Post by Sauerkraut » Fri Dec 24, 2021 2:18 am

First amp was a Fender Frontman 15G, bought together in the early 00s with an Squier Strat Affinity series (terrible guitar, still have it, never will bond with it). My guitar teacher at the time was one of those small town characters who played bluegrass and blues and whenever he wasn’t touring he’d teach the local teenagers from his garage, which was stacked to the ceiling with gear. He was also about two metres tall, smoked like a chimney, and liked to wear cowboy hats. Anyways, he had loads of nice old gear and sometimes he’d let me borrow stuff, so I soon found out just how awful my lil Frontman was and started lusting after old tube amps. He also instilled in me an awe for blackface Fender amps.
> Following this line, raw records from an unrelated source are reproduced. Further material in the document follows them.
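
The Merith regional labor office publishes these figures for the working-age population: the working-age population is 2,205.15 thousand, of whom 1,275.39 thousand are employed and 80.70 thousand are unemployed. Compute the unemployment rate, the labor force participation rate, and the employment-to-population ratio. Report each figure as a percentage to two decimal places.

Unemployment rate ≈ 5.95%; labor force participation rate ≈ 61.50%; employment-population ratio ≈ 57.84%.

Labor force = employed + unemployed = 1,275.39 + 80.70 = 1,356.09 thousand.
Unemployment rate = 80.70 / 1,356.09 = 5.95%.
Labor force participation rate = 1,356.09 / 2,205.15 = 61.50%.
Employment-population ratio = 1,275.39 / 2,205.15 = 57.84%.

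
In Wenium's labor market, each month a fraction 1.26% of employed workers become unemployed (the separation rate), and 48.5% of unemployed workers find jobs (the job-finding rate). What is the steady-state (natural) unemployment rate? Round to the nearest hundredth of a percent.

Steady-state unemployment rate ≈ 2.53%.

At steady state the flows balance: s·E = f·U, so U/(E+U) = s/(s+f).
u* = 1.26 / (1.26 + 48.5) = 1.26 / 49.76 = 2.53%.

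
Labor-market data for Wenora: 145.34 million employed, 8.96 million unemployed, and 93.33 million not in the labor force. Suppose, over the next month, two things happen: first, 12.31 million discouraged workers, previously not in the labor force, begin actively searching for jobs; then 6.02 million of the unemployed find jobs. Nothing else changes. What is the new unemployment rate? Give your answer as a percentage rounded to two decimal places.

New unemployment rate ≈ 9.15%.

Initially, labor force = 145.34 + 8.96 = 154.30 million, so u = 8.96/154.30 = 5.81%.
After the first change, unemployed and labor force both rise by 12.31 → E = 145.34, U = 21.27, labor force = 166.61 million.
After the second change, unemployed falls and employed rises by 6.02; labor force unchanged → E = 151.36, U = 15.25, labor force = 166.61 million.
New unemployment rate = 15.25 / 166.61 = 9.15%.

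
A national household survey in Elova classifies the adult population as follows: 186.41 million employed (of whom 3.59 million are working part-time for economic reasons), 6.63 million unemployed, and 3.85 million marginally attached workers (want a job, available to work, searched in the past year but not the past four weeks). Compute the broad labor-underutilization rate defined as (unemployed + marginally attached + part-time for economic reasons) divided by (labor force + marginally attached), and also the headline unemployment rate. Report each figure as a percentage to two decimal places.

Labor force = 186.41 + 6.63 = 193.04 million.
Numerator = 6.63 + 3.85 + 3.59 = 14.07 million.
Denominator = 193.04 + 3.85 = 196.89 million.
Broad rate = 14.07 / 196.89 = 7.15%.
Headline unemployment rate = 6.63 / 193.04 = 3.43%.

Broad underutilization rate ≈ 7.15%; headline unemployment rate ≈ 3.43%.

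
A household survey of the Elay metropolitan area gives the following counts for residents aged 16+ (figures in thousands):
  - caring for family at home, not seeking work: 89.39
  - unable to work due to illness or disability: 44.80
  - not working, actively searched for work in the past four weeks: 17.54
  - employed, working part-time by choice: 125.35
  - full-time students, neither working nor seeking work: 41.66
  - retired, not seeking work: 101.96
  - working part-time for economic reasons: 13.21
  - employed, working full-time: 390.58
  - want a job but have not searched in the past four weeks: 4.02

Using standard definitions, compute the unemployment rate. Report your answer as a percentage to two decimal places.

Employed = 125.35 + 13.21 + 390.58 = 529.14 thousand (anyone who worked, including part-time for economic reasons, counts as employed).
Unemployed = 17.54 thousand.
Labor force = 529.14 + 17.54 = 546.68 thousand.
Unemployment rate = 17.54 / 546.68 = 3.21%.

Unemployment rate ≈ 3.21%.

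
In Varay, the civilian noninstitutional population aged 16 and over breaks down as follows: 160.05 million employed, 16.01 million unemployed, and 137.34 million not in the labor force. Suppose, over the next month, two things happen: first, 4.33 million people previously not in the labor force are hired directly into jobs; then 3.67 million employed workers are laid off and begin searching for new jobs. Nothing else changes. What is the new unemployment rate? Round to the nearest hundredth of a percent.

New unemployment rate ≈ 10.91%.

Initially, labor force = 160.05 + 16.01 = 176.06 million, so u = 16.01/176.06 = 9.09%.
After the first change, employed and labor force both rise by 4.33; unemployed unchanged → E = 164.38, U = 16.01, labor force = 180.39 million.
After the second change, employed falls and unemployed rises by 3.67; labor force unchanged → E = 160.71, U = 19.68, labor force = 180.39 million.
New unemployment rate = 19.68 / 180.39 = 10.91%.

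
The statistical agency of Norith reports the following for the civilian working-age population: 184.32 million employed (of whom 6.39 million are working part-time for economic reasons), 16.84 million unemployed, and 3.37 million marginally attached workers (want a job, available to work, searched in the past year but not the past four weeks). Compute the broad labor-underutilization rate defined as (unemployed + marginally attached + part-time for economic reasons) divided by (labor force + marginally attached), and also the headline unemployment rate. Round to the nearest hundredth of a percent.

Broad underutilization rate ≈ 13.01%; headline unemployment rate ≈ 8.37%.

Labor force = 184.32 + 16.84 = 201.16 million.
Numerator = 16.84 + 3.37 + 6.39 = 26.60 million.
Denominator = 201.16 + 3.37 = 204.53 million.
Broad rate = 26.60 / 204.53 = 13.01%.
Headline unemployment rate = 16.84 / 201.16 = 8.37%.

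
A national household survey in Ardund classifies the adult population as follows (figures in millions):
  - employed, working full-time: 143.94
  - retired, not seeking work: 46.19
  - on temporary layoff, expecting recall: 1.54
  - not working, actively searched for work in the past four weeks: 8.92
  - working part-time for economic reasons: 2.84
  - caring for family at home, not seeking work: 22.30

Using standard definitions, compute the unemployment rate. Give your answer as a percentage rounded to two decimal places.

Unemployment rate ≈ 6.65%.

Employed = 143.94 + 2.84 = 146.78 million (anyone who worked, including part-time for economic reasons, counts as employed).
Unemployed = 1.54 + 8.92 = 10.46 million (jobless and actively searching, or on temporary layoff).
Labor force = 146.78 + 10.46 = 157.24 million.
Unemployment rate = 10.46 / 157.24 = 6.65%.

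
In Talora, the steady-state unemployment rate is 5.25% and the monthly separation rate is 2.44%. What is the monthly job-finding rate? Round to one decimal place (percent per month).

Job-finding rate ≈ 44.0% per month.

From u* = s/(s+f): f = s·(1−u)/u.
f = 2.44 × (1 − 0.0525) / 0.0525 = 2.3119 / 0.0525 ≈ 44.0% per month.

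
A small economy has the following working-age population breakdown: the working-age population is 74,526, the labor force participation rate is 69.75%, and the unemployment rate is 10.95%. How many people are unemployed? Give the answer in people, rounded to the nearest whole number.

About 5,692 are unemployed.

Labor force = 0.6975 × 74,526 = 51,982.
Unemployed = 0.1095 × 51,982 ≈ 5,692.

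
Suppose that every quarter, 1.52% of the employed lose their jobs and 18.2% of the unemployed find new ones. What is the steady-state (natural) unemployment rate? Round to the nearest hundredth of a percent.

Steady-state unemployment rate ≈ 7.71%.

At steady state the flows balance: s·E = f·U, so U/(E+U) = s/(s+f).
u* = 1.52 / (1.52 + 18.2) = 1.52 / 19.72 = 7.71%.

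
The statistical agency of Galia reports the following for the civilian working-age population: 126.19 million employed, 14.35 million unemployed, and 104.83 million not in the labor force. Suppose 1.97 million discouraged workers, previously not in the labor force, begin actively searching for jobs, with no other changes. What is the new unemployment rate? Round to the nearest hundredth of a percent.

New unemployment rate ≈ 11.45%.

Initially, labor force = 126.19 + 14.35 = 140.54 million, so u = 14.35/140.54 = 10.21%.
After the change, unemployed and labor force both rise by 1.97 → E = 126.19, U = 16.32, labor force = 142.51 million.
New unemployment rate = 16.32 / 142.51 = 11.45%.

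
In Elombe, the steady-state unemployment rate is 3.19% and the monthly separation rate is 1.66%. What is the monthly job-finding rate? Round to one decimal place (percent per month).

Job-finding rate ≈ 50.4% per month.

From u* = s/(s+f): f = s·(1−u)/u.
f = 1.66 × (1 − 0.0319) / 0.0319 = 1.6070 / 0.0319 ≈ 50.4% per month.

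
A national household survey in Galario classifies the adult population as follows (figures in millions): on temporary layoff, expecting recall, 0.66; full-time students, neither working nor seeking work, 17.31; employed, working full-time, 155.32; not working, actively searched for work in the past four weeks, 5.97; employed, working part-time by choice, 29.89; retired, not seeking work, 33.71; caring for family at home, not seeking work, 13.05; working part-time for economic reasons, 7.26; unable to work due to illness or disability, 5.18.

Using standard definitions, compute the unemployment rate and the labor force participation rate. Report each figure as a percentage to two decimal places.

Unemployment rate ≈ 3.33%; labor force participation rate ≈ 74.19%.

Employed = 155.32 + 29.89 + 7.26 = 192.47 million (anyone who worked, including part-time for economic reasons, counts as employed).
Unemployed = 0.66 + 5.97 = 6.63 million (jobless and actively searching, or on temporary layoff).
Labor force = 192.47 + 6.63 = 199.10 million.
Not in labor force = 17.31 + 33.71 + 13.05 + 5.18 = 69.25 million (those not working and not actively searching are outside the labor force).
Civilian working-age population = 199.10 + 69.25 = 268.35 million.
Unemployment rate = 6.63 / 199.10 = 3.33%.
Labor force participation rate = 199.10 / 268.35 = 74.19%.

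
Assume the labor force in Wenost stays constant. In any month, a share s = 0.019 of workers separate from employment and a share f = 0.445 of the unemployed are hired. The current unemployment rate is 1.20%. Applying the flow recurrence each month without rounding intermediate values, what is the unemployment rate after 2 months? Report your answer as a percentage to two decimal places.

Unemployment rate after two months ≈ 3.26%.

With a fixed labor force, u_{t+1} = u_t + s·(1−u_t) − f·u_t = u_t·(1−s−f) + s.
Here 1−s−f = 0.536 and s = 0.019.
u_1 = 0.012000 × 0.536 + 0.019 = 0.025432.
u_2 = 0.025432 × 0.536 + 0.019 = 0.032632.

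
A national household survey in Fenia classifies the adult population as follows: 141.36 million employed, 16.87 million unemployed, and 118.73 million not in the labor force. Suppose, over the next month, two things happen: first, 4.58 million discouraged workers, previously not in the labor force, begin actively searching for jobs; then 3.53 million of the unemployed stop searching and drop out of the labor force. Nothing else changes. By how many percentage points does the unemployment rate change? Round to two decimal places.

Initially, labor force = 141.36 + 16.87 = 158.23 million, so u = 16.87/158.23 = 10.66%.
After the first change, unemployed and labor force both rise by 4.58 → E = 141.36, U = 21.45, labor force = 162.81 million.
After the second change, unemployed and labor force both fall by 3.53 → E = 141.36, U = 17.92, labor force = 159.28 million.
New unemployment rate = 17.92 / 159.28 = 11.25%.
Change = 11.25% − 10.66% = +0.59 percentage points.

The unemployment rate changes by +0.59 percentage points.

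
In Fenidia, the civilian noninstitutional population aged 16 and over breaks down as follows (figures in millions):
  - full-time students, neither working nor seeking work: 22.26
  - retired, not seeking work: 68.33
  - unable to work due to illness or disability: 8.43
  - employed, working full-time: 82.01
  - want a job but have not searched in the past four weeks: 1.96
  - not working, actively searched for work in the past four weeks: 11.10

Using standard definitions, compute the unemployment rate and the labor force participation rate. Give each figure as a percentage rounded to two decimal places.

Unemployment rate ≈ 11.92%; labor force participation rate ≈ 47.97%.

Employed = 82.01 million.
Unemployed = 11.10 million.
Labor force = 82.01 + 11.10 = 93.11 million.
Not in labor force = 22.26 + 68.33 + 8.43 + 1.96 = 100.98 million (those not working and not actively searching are outside the labor force — including those who want a job but have given up searching).
Civilian working-age population = 93.11 + 100.98 = 194.09 million.
Unemployment rate = 11.10 / 93.11 = 11.92%.
Labor force participation rate = 93.11 / 194.09 = 47.97%.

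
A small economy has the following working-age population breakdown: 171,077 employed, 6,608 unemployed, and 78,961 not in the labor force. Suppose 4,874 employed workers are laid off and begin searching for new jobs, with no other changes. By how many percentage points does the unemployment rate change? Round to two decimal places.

Initially, labor force = 171,077 + 6,608 = 177,685, so u = 6,608/177,685 = 3.72%.
After the change, employed falls and unemployed rises by 4,874; labor force unchanged → E = 166,203, U = 11,482, labor force = 177,685.
New unemployment rate = 11,482 / 177,685 = 6.46%.
Change = 6.46% − 3.72% = +2.74 percentage points.

The unemployment rate changes by +2.74 percentage points.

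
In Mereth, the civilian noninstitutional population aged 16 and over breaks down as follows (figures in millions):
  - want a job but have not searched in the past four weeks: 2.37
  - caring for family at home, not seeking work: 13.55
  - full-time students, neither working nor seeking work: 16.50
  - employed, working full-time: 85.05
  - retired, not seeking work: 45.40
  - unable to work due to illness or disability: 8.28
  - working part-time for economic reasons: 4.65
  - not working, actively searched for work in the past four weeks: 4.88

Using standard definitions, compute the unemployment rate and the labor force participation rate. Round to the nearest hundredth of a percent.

Employed = 85.05 + 4.65 = 89.70 million (anyone who worked, including part-time for economic reasons, counts as employed).
Unemployed = 4.88 million.
Labor force = 89.70 + 4.88 = 94.58 million.
Not in labor force = 2.37 + 13.55 + 16.50 + 45.40 + 8.28 = 86.10 million (those not working and not actively searching are outside the labor force — including those who want a job but have given up searching).
Civilian working-age population = 94.58 + 86.10 = 180.68 million.
Unemployment rate = 4.88 / 94.58 = 5.16%.
Labor force participation rate = 94.58 / 180.68 = 52.35%.

Unemployment rate ≈ 5.16%; labor force participation rate ≈ 52.35%.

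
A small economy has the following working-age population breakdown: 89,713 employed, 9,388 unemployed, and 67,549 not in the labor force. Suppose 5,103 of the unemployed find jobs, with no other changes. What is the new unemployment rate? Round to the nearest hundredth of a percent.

New unemployment rate ≈ 4.32%.

Initially, labor force = 89,713 + 9,388 = 99,101, so u = 9,388/99,101 = 9.47%.
After the change, unemployed falls and employed rises by 5,103; labor force unchanged → E = 94,816, U = 4,285, labor force = 99,101.
New unemployment rate = 4,285 / 99,101 = 4.32%.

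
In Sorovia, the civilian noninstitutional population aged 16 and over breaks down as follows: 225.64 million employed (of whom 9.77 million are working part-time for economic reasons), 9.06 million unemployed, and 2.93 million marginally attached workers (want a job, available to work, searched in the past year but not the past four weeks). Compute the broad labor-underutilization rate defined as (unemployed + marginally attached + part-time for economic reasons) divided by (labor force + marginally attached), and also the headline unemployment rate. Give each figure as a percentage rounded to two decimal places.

Broad underutilization rate ≈ 9.16%; headline unemployment rate ≈ 3.86%.

Labor force = 225.64 + 9.06 = 234.70 million.
Numerator = 9.06 + 2.93 + 9.77 = 21.76 million.
Denominator = 234.70 + 2.93 = 237.63 million.
Broad rate = 21.76 / 237.63 = 9.16%.
Headline unemployment rate = 9.06 / 234.70 = 3.86%.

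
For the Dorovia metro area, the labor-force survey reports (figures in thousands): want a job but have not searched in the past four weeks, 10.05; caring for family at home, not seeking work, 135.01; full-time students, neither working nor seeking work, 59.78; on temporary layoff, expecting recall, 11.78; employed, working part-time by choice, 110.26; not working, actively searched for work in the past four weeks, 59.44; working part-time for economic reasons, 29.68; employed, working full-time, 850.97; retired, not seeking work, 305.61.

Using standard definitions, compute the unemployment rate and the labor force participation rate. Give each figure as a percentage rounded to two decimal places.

Unemployment rate ≈ 6.71%; labor force participation rate ≈ 67.54%.

Employed = 110.26 + 29.68 + 850.97 = 990.91 thousand (anyone who worked, including part-time for economic reasons, counts as employed).
Unemployed = 11.78 + 59.44 = 71.22 thousand (jobless and actively searching, or on temporary layoff).
Labor force = 990.91 + 71.22 = 1,062.13 thousand.
Not in labor force = 10.05 + 135.01 + 59.78 + 305.61 = 510.45 thousand (those not working and not actively searching are outside the labor force — including those who want a job but have given up searching).
Civilian working-age population = 1,062.13 + 510.45 = 1,572.58 thousand.
Unemployment rate = 71.22 / 1,062.13 = 6.71%.
Labor force participation rate = 1,062.13 / 1,572.58 = 67.54%.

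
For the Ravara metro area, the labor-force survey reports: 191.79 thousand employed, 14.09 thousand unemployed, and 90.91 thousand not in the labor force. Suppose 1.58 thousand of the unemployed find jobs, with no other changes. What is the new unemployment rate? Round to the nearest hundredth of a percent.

Initially, labor force = 191.79 + 14.09 = 205.88 thousand, so u = 14.09/205.88 = 6.84%.
After the change, unemployed falls and employed rises by 1.58; labor force unchanged → E = 193.37, U = 12.51, labor force = 205.88 thousand.
New unemployment rate = 12.51 / 205.88 = 6.08%.

New unemployment rate ≈ 6.08%.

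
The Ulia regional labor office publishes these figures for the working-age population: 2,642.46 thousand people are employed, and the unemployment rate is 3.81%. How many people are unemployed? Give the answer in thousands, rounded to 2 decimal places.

Let U be the number unemployed. The labor force is E + U, and U/(E+U) = 0.0381.
So U = 0.0381 × 2,642.46 / (1 − 0.0381) = 100.6777 / 0.9619 ≈ 104.67 thousand.

About 104.67 thousand are unemployed.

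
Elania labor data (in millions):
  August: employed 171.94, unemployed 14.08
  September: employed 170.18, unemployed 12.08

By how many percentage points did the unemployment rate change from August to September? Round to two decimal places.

The unemployment rate changed by −0.94 percentage points.

August: labor force = 171.94 + 14.08 = 186.02; u = 14.08/186.02 = 7.57%.
September: labor force = 170.18 + 12.08 = 182.26; u = 12.08/182.26 = 6.63%.
Change = 6.63% − 7.57% = −0.94 pp.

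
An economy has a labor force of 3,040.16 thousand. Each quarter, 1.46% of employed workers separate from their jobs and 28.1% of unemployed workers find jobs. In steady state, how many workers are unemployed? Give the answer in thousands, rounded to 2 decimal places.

About 150.16 thousand are unemployed in steady state.

Steady-state unemployment rate u* = s/(s+f) = 1.46/(1.46+28.1) = 0.049391.
Unemployed = u* × labor force = 0.049391 × 3,040.16 ≈ 150.16 thousand.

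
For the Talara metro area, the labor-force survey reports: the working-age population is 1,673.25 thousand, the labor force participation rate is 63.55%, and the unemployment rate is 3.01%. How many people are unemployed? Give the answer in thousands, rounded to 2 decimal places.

Labor force = 0.6355 × 1,673.25 = 1,063.35 thousand.
Unemployed = 0.0301 × 1,063.35 ≈ 32.01 thousand.

About 32.01 thousand are unemployed.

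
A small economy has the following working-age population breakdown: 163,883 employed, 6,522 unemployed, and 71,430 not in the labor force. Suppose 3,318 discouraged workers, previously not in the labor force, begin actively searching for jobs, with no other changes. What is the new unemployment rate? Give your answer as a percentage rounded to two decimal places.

New unemployment rate ≈ 5.66%.

Initially, labor force = 163,883 + 6,522 = 170,405, so u = 6,522/170,405 = 3.83%.
After the change, unemployed and labor force both rise by 3,318 → E = 163,883, U = 9,840, labor force = 173,723.
New unemployment rate = 9,840 / 173,723 = 5.66%.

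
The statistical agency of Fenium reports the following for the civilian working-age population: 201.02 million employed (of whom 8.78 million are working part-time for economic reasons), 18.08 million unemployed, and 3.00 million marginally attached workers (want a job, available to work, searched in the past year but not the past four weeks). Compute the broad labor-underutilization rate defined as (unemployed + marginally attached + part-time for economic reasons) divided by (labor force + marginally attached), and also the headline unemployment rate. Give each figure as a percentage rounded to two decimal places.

Broad underutilization rate ≈ 13.44%; headline unemployment rate ≈ 8.25%.

Labor force = 201.02 + 18.08 = 219.10 million.
Numerator = 18.08 + 3.00 + 8.78 = 29.86 million.
Denominator = 219.10 + 3.00 = 222.10 million.
Broad rate = 29.86 / 222.10 = 13.44%.
Headline unemployment rate = 18.08 / 219.10 = 8.25%.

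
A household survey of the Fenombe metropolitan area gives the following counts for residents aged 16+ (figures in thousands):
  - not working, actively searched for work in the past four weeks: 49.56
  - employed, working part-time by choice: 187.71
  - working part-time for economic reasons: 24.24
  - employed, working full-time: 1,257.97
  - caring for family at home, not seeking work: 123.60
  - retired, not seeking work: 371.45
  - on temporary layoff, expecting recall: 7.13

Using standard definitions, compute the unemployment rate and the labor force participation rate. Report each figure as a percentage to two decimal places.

Employed = 187.71 + 24.24 + 1,257.97 = 1,469.92 thousand (anyone who worked, including part-time for economic reasons, counts as employed).
Unemployed = 49.56 + 7.13 = 56.69 thousand (jobless and actively searching, or on temporary layoff).
Labor force = 1,469.92 + 56.69 = 1,526.61 thousand.
Not in labor force = 123.60 + 371.45 = 495.05 thousand (those not working and not actively searching are outside the labor force).
Civilian working-age population = 1,526.61 + 495.05 = 2,021.66 thousand.
Unemployment rate = 56.69 / 1,526.61 = 3.71%.
Labor force participation rate = 1,526.61 / 2,021.66 = 75.51%.

Unemployment rate ≈ 3.71%; labor force participation rate ≈ 75.51%.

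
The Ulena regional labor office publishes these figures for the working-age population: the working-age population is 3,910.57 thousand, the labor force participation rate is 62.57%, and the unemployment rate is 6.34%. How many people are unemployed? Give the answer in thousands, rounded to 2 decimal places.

Labor force = 0.6257 × 3,910.57 = 2,446.84 thousand.
Unemployed = 0.0634 × 2,446.84 ≈ 155.13 thousand.

About 155.13 thousand are unemployed.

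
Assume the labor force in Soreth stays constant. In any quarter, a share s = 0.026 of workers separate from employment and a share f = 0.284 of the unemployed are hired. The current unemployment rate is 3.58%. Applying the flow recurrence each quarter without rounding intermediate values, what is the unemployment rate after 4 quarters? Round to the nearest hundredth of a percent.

With a fixed labor force, u_{t+1} = u_t + s·(1−u_t) − f·u_t = u_t·(1−s−f) + s.
Here 1−s−f = 0.690 and s = 0.026.
u_1 = 0.035800 × 0.690 + 0.026 = 0.050702.
u_2 = 0.050702 × 0.690 + 0.026 = 0.060984.
u_3 = 0.060984 × 0.690 + 0.026 = 0.068079.
u_4 = 0.068079 × 0.690 + 0.026 = 0.072975.

Unemployment rate after four quarters ≈ 7.30%.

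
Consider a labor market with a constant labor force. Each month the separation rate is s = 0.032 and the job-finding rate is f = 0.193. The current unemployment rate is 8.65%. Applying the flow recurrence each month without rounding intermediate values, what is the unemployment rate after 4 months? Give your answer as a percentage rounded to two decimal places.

With a fixed labor force, u_{t+1} = u_t + s·(1−u_t) − f·u_t = u_t·(1−s−f) + s.
Here 1−s−f = 0.775 and s = 0.032.
u_1 = 0.086500 × 0.775 + 0.032 = 0.099038.
u_2 = 0.099038 × 0.775 + 0.032 = 0.108754.
u_3 = 0.108754 × 0.775 + 0.032 = 0.116284.
u_4 = 0.116284 × 0.775 + 0.032 = 0.122120.

Unemployment rate after four months ≈ 12.21%.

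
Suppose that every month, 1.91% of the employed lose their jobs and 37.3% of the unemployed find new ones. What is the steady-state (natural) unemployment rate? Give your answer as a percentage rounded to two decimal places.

Steady-state unemployment rate ≈ 4.87%.

At steady state the flows balance: s·E = f·U, so U/(E+U) = s/(s+f).
u* = 1.91 / (1.91 + 37.3) = 1.91 / 39.21 = 4.87%.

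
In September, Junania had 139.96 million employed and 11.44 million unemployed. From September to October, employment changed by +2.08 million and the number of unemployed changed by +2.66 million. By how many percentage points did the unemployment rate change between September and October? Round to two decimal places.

The unemployment rate changed by +1.47 percentage points.

September: labor force = 139.96 + 11.44 = 151.40; u = 11.44/151.40 = 7.56%.
October: labor force = 142.04 + 14.10 = 156.14; u = 14.10/156.14 = 9.03%.
Change = 9.03% − 7.56% = +1.47 pp.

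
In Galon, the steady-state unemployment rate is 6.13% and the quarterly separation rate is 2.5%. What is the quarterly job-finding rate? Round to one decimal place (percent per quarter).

From u* = s/(s+f): f = s·(1−u)/u.
f = 2.5 × (1 − 0.0613) / 0.0613 = 2.3468 / 0.0613 ≈ 38.3% per quarter.

Job-finding rate ≈ 38.3% per quarter.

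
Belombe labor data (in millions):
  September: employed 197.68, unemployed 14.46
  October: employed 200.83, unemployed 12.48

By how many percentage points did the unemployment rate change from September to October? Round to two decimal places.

September: labor force = 197.68 + 14.46 = 212.14; u = 14.46/212.14 = 6.82%.
October: labor force = 200.83 + 12.48 = 213.31; u = 12.48/213.31 = 5.85%.
Change = 5.85% − 6.82% = −0.97 pp.

The unemployment rate changed by −0.97 percentage points.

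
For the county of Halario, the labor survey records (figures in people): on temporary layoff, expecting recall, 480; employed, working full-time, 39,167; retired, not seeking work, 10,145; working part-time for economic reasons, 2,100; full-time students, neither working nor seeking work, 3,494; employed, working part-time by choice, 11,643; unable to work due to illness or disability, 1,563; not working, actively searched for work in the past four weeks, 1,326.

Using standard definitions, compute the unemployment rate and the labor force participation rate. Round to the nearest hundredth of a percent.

Unemployment rate ≈ 3.30%; labor force participation rate ≈ 78.26%.

Employed = 39,167 + 2,100 + 11,643 = 52,910 (anyone who worked, including part-time for economic reasons, counts as employed).
Unemployed = 480 + 1,326 = 1,806 (jobless and actively searching, or on temporary layoff).
Labor force = 52,910 + 1,806 = 54,716.
Not in labor force = 10,145 + 3,494 + 1,563 = 15,202 (those not working and not actively searching are outside the labor force).
Civilian working-age population = 54,716 + 15,202 = 69,918.
Unemployment rate = 1,806 / 54,716 = 3.30%.
Labor force participation rate = 54,716 / 69,918 = 78.26%.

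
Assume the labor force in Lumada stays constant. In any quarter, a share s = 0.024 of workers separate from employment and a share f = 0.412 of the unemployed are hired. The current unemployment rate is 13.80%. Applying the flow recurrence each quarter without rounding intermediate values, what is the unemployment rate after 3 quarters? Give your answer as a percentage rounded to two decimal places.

Unemployment rate after three quarters ≈ 6.99%.

With a fixed labor force, u_{t+1} = u_t + s·(1−u_t) − f·u_t = u_t·(1−s−f) + s.
Here 1−s−f = 0.564 and s = 0.024.
u_1 = 0.138000 × 0.564 + 0.024 = 0.101832.
u_2 = 0.101832 × 0.564 + 0.024 = 0.081433.
u_3 = 0.081433 × 0.564 + 0.024 = 0.069928.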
So I saved up all my supermarket job money and scoured the internet until I found a 79 twin reverb (the 135 watt type) for €750 in the nearest big city (Rotterdam). I didn’t care about weight or size, I was 16 and i just wanted something loud. Because. Never mind that I only ever played by myself in my room in the attic.
The man selling it was a jazz guitarist who bought himself a Roland JC instead. I was so excited when I took out all that money... I’d never seen or held that much money before in my life. I terrorised the neighbourhood with that amp for the next two years, until I went to uni. It was so unbelievably loud, and heavy, and clean. The push/pull gain was hilariously awful, but easily forgotten about. It had more headroom than anyone could ever need. Lovely reverb too. Still, I sold it for what I paid for it when I saw an offer on this forum for a far more practical amp, and blackface one at that.

My final amp was the one I still have and that I’m practically married to: a 35-watt 1965 Tremolux head. It was not in the best state optically until Ohm-men retolexed it (did a great job too!). Technically, it was mostly original until I started messing with it during the pandemic. I put together a 2x12“ cab for it (Celestion Gold + G12H). I‘ll spare you my endless boasting about how amazing it sounds.

So that’s been my short amp journey: Frontman 15G - 1979 Twin Reverb - 1965 Tremolux

Well, I have three more amps, but really just for practical purposes; a heavily modded (improved) Silvertone 1481 5-watt amp for home, a Rumble 500 for bass, and a Guyatone 580 because it’s lightweight, reliable, clean, good and loud, for gigs where the Tremolux is overkill.